Надо что-то делать, пусть безрассудное, опасное, но делать.

Говорят, что нет ничего страшнее смерти. Я не умер, но мог умереть не раз и вот теперь чувствую, что тяжелей, страшней, досадней — это быть живым, вооруженным, знать, что нуждаются в твоей помощи, и не иметь возможности подать ее. Сейчас мне вынужденное бездействие страшней смерти. Но я перенесу все, а спасу Настёнку!

Заслышав в хате шлепанье босых Митькиных ног, я выполз из тайничка и сказал:

— Больше не могу. Надо убирать землю. Подумай, куда прятать ее!

— Когда убирать? Сейчас? — Митька готов хоть когда. Не парень, а сама отвага в человеческом облике.

— До вечера пролежу как-нибудь. — И вернулся в подземелье.

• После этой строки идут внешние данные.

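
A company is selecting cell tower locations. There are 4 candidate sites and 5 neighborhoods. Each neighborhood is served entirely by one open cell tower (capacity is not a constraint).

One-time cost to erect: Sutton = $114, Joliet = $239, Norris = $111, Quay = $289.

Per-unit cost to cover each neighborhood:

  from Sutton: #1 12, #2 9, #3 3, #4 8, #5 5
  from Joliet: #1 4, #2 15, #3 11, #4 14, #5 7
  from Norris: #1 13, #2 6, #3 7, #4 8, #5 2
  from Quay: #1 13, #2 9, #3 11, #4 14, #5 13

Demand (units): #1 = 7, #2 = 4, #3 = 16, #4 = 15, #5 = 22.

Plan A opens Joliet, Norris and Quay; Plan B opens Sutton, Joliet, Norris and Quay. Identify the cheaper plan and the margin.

Plan A: {Joliet, Norris, Quay}: #1→Joliet 4·7=28, #2→Norris 6·4=24, #3→Norris 7·16=112, #4→Norris 8·15=120, #5→Norris 2·22=44. Service 328; fixed 639; total 967.
Plan B: {Sutton, Joliet, Norris, Quay}: #1→Joliet 4·7=28, #2→Norris 6·4=24, #3→Sutton 3·16=48, #4→Sutton 8·15=120, #5→Norris 2·22=44. Service 264; fixed 753; total 1017.
Difference: |967 − 1017| = 50.

Plan A is cheaper by 50.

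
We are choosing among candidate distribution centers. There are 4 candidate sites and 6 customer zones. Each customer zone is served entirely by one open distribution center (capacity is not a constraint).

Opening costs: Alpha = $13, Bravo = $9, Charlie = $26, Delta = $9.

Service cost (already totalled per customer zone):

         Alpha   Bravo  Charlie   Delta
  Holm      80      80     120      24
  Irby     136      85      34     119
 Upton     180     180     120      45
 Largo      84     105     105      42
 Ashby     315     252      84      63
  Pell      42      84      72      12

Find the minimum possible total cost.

For any fixed open set, each customer zone goes to its cheapest open site; total = fixed + service.
{Charlie, Delta}: Holm→Delta 24, Irby→Charlie 34, Upton→Delta 45, Largo→Delta 42, Ashby→Delta 63, Pell→Delta 12. Service 220; fixed 35; total 255.
{Bravo, Charlie, Delta}: service 220 + fixed 44 = 264
{Alpha, Charlie, Delta}: service 220 + fixed 48 = 268
{Alpha, Bravo, Charlie, Delta}: service 220 + fixed 57 = 277
No other subset beats 255.

Minimum total cost: 255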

Митька для отвода глаз вырезает в саду сушняк и ненужные побеги, пасет козу, переговаривается с соседями, потом звенит лопатой, натачивая ее напильником. Мне все слышно: земля — хороший проводник звуков. Вечером, когда я выползаю на перевязку, Митька говорит, что нашел для земли место. Немцы ждут наступления красных, готовят везде окопы, а народ по деревням роет бомбоубежища, щели, Митька тоже решил вырыть щель, уже начал. Под эту бирку можно вычистить и подземелье: вся земля вывалена будто бы из щели.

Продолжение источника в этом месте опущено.